It seems to reason that if people started filtering RFC-1918 on their edge, we would see a noticable amount of traffic go away. Simulation models I've been running show that an average of 12 to 18 percent of a providers traffic would disappear if they filtered RFC-1918 sourced packets. The percentage ranges scale with the size of the provider. Smaller providers, less impact, larger providers more impact. In addition to the bandwidth savings, there is also a support cost reduction and together, I believe backbone providers can see this on the bottom line of their balance sheets. We have to start someplace. There is no magic answer for all cases. RFC-1918 is easy to admin, and easy to deploy, in relative terms compared to uRPF or similar methods. For large and small alike it can be a positive marketing tool, if properly implemented. john brown On Tue, Oct 08, 2002 at 11:09:10AM -0400, Sean Donelan wrote:
On Tue, 8 Oct 2002, Joe Abley wrote:
What is difficult about dropping packets sourced from RFC1918 addresses before they leave your network?
I kind of assumed that people weren't doing it because they were lazy.
I've checked the marketing stuff of several backbones, as far as I could tell only one makes the blanket statement about source address validation on their entire network.

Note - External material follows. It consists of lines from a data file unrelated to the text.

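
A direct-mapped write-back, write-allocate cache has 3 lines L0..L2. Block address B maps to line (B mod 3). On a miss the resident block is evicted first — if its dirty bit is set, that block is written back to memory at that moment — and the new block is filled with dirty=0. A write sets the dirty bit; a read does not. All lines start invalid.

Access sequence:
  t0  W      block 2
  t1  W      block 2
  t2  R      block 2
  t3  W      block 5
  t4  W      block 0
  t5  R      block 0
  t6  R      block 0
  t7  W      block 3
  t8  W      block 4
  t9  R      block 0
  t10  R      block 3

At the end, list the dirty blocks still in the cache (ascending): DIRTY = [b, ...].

0: W B2 -> L2 miss  d=D]
1: W B2 -> L2 hit  d=D]
2: R B2 -> L2 hit  d=D]
3: W B5 -> L2 miss wb->B2  d=D]
4: W B0 -> L0 miss  d=D]
5: R B0 -> L0 hit  d=D]
6: R B0 -> L0 hit  d=D]
7: W B3 -> L0 miss wb->B0  d=D]
8: W B4 -> L1 miss  d=D]
9: R B0 -> L0 miss wb->B3  d=-]
10: R B3 -> L0 miss  d=-]

DIRTY = [4, 5]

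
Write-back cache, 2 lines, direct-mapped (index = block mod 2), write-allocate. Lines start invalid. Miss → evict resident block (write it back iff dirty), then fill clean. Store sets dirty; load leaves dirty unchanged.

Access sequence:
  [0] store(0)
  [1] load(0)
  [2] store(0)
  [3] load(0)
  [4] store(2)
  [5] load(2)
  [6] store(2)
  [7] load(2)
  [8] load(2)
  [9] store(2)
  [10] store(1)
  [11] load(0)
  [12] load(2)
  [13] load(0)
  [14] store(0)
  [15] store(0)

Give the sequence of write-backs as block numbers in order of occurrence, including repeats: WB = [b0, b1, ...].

0: W B0 → L0 miss [D]
1: R B0 → L0 hit [D]
2: W B0 → L0 hit [D]
3: R B0 → L0 hit [D]
4: W B2 → L0 miss wb→B0 [D]
5: R B2 → L0 hit [D]
6: W B2 → L0 hit [D]
7: R B2 → L0 hit [D]
8: R B2 → L0 hit [D]
9: W B2 → L0 hit [D]
10: W B1 → L1 miss [D]
11: R B0 → L0 miss wb→B2 [-]
12: R B2 → L0 miss [-]
13: R B0 → L0 miss [-]
14: W B0 → L0 hit [D]
15: W B0 → L0 hit [D]

WB = [0, 2]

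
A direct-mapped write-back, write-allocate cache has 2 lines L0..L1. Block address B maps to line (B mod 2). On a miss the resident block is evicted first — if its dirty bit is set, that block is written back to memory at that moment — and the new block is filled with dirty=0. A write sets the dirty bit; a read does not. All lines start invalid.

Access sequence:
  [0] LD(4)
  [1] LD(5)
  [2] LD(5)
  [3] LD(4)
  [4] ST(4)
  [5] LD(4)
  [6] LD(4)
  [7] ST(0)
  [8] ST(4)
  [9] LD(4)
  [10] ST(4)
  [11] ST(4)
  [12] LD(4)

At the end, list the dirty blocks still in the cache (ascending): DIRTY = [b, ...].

DIRTY = [4]

  0 | R B4 → L0 miss [-]
  1 | R B5 → L1 miss [-]
  2 | R B5 → L1 hit [-]
  3 | R B4 → L0 hit [-]
  4 | W B4 → L0 hit [D]
  5 | R B4 → L0 hit [D]
  6 | R B4 → L0 hit [D]
  7 | W B0 → L0 miss wb→B4 [D]
  8 | W B4 → L0 miss wb→B0 [D]
  9 | R B4 → L0 hit [D]
  10 | W B4 → L0 hit [D]
  11 | W B4 → L0 hit [D]
  12 | R B4 → L0 hit [D]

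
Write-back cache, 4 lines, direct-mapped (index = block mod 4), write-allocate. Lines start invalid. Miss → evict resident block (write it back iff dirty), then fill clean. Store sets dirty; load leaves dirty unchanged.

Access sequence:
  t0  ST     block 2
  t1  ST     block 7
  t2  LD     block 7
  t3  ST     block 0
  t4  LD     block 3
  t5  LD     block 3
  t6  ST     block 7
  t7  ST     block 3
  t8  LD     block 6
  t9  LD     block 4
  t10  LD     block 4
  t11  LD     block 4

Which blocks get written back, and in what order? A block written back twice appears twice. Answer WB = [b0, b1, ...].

0: W B2 → L2 miss [D]
1: W B7 → L3 miss [D]
2: R B7 → L3 hit [D]
3: W B0 → L0 miss [D]
4: R B3 → L3 miss wb→B7 [-]
5: R B3 → L3 hit [-]
6: W B7 → L3 miss [D]
7: W B3 → L3 miss wb→B7 [D]
8: R B6 → L2 miss wb→B2 [-]
9: R B4 → L0 miss wb→B0 [-]
10: R B4 → L0 hit [-]
11: R B4 → L0 hit [-]

WB = [7, 7, 2, 0]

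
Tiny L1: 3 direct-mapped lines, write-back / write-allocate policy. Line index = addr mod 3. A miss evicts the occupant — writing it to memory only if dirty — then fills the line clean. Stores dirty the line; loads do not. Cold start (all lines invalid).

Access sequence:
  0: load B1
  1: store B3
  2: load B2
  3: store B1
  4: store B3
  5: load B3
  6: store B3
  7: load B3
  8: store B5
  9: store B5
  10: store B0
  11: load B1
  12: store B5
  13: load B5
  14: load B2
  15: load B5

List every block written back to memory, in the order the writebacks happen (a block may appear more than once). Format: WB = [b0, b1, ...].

WB = [3, 5]

0: R B1 -> L1 miss  d=-]
1: W B3 -> L0 miss  d=D]
2: R B2 -> L2 miss  d=-]
3: W B1 -> L1 hit  d=D]
4: W B3 -> L0 hit  d=D]
5: R B3 -> L0 hit  d=D]
6: W B3 -> L0 hit  d=D]
7: R B3 -> L0 hit  d=D]
8: W B5 -> L2 miss  d=D]
9: W B5 -> L2 hit  d=D]
10: W B0 -> L0 miss wb->B3  d=D]
11: R B1 -> L1 hit  d=D]
12: W B5 -> L2 hit  d=D]
13: R B5 -> L2 hit  d=D]
14: R B2 -> L2 miss wb->B5  d=-]
15: R B5 -> L2 miss  d=-]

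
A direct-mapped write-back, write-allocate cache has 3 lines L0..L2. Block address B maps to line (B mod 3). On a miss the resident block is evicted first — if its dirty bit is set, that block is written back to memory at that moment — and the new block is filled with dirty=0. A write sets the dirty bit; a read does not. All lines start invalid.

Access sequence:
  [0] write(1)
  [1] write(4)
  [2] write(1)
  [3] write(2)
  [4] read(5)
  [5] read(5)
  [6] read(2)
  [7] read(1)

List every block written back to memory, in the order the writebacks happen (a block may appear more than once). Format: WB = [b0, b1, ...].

0: W B1 -> L1 miss  d=D]
1: W B4 -> L1 miss wb->B1  d=D]
2: W B1 -> L1 miss wb->B4  d=D]
3: W B2 -> L2 miss  d=D]
4: R B5 -> L2 miss wb->B2  d=-]
5: R B5 -> L2 hit  d=-]
6: R B2 -> L2 miss  d=-]
7: R B1 -> L1 hit  d=D]

WB = [1, 4, 2]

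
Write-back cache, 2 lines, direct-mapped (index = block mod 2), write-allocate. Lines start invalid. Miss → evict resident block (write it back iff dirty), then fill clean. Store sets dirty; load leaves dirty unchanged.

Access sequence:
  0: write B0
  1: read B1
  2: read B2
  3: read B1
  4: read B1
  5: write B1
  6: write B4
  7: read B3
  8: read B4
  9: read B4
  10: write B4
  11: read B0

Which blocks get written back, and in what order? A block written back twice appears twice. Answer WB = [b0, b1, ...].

WB = [0, 1, 4]

0: W B0 -> L0 miss  d=D]
1: R B1 -> L1 miss  d=-]
2: R B2 -> L0 miss wb->B0  d=-]
3: R B1 -> L1 hit  d=-]
4: R B1 -> L1 hit  d=-]
5: W B1 -> L1 hit  d=D]
6: W B4 -> L0 miss  d=D]
7: R B3 -> L1 miss wb->B1  d=-]
8: R B4 -> L0 hit  d=D]
9: R B4 -> L0 hit  d=D]
10: W B4 -> L0 hit  d=D]
11: R B0 -> L0 miss wb->B4  d=-]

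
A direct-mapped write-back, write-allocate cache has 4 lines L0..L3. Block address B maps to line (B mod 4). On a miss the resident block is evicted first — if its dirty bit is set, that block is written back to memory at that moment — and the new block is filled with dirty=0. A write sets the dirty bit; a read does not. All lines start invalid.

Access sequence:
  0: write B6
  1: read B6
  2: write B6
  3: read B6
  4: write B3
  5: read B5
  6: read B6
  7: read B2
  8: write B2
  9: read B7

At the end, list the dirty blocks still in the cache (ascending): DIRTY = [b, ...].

0: W B6 -> L2 miss  d=D]
1: R B6 -> L2 hit  d=D]
2: W B6 -> L2 hit  d=D]
3: R B6 -> L2 hit  d=D]
4: W B3 -> L3 miss  d=D]
5: R B5 -> L1 miss  d=-]
6: R B6 -> L2 hit  d=D]
7: R B2 -> L2 miss wb->B6  d=-]
8: W B2 -> L2 hit  d=D]
9: R B7 -> L3 miss wb->B3  d=-]

DIRTY = [2]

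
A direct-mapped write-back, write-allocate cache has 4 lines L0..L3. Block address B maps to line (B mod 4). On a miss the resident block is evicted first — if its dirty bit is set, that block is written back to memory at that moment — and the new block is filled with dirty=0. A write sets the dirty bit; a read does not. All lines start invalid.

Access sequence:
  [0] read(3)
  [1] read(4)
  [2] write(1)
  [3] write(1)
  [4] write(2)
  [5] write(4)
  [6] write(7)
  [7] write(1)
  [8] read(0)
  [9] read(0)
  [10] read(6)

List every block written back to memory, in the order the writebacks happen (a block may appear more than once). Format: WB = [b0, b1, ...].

WB = [4, 2]

0: R B3 -> L3 miss  d=-]
1: R B4 -> L0 miss  d=-]
2: W B1 -> L1 miss  d=D]
3: W B1 -> L1 hit  d=D]
4: W B2 -> L2 miss  d=D]
5: W B4 -> L0 hit  d=D]
6: W B7 -> L3 miss  d=D]
7: W B1 -> L1 hit  d=D]
8: R B0 -> L0 miss wb->B4  d=-]
9: R B0 -> L0 hit  d=-]
10: R B6 -> L2 miss wb->B2  d=-]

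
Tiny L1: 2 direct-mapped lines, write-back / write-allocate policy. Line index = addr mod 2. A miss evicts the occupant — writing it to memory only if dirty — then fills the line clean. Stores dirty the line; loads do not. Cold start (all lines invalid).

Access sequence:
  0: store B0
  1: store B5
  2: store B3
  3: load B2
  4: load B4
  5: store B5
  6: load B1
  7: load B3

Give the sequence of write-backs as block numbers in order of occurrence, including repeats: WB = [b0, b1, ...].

WB = [5, 0, 3, 5]

0: W B0 → L0 miss [D]
1: W B5 → L1 miss [D]
2: W B3 → L1 miss wb→B5 [D]
3: R B2 → L0 miss wb→B0 [-]
4: R B4 → L0 miss [-]
5: W B5 → L1 miss wb→B3 [D]
6: R B1 → L1 miss wb→B5 [-]
7: R B3 → L1 miss [-]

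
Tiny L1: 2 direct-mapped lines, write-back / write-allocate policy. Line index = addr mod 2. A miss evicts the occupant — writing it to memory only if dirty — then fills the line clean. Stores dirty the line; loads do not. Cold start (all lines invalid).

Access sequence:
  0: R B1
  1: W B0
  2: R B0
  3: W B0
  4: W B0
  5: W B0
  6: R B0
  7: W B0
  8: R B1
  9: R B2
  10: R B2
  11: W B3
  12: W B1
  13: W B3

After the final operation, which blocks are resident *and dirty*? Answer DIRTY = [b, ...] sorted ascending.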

http://www.ipservices.att.com/backbone/techspecs.cfm
AT&T has also implemented security features directly into the backbone. IP Source Address Assurance is implemented at every customer point-of-entry to guard against hackers. AT&T examines the source address of every inbound packet coming from customer connections to ensure it matches the IP address we expect to see on that packet. This means that the AT&T IP Backbone is RFC2267-compliant.
What backbones do 100% source address validation? And how much of it is real, and how much is marketing? On single-homed or few-homed stub networks its "easy." But even a moderately complex transit network it becomes "difficult." Yes, I know about uRPF-like stuff, but the router vendors are still tweaking it.
If there is a magic solution, I would love to hear about it. Unfortunately, the only solutions I've seen involve considerable work and resources to implement and maintain all the "exceptions" needed to do 100% source address validation.
Heck, the phone network still has trouble getting the correct Caller-ID end-to-end.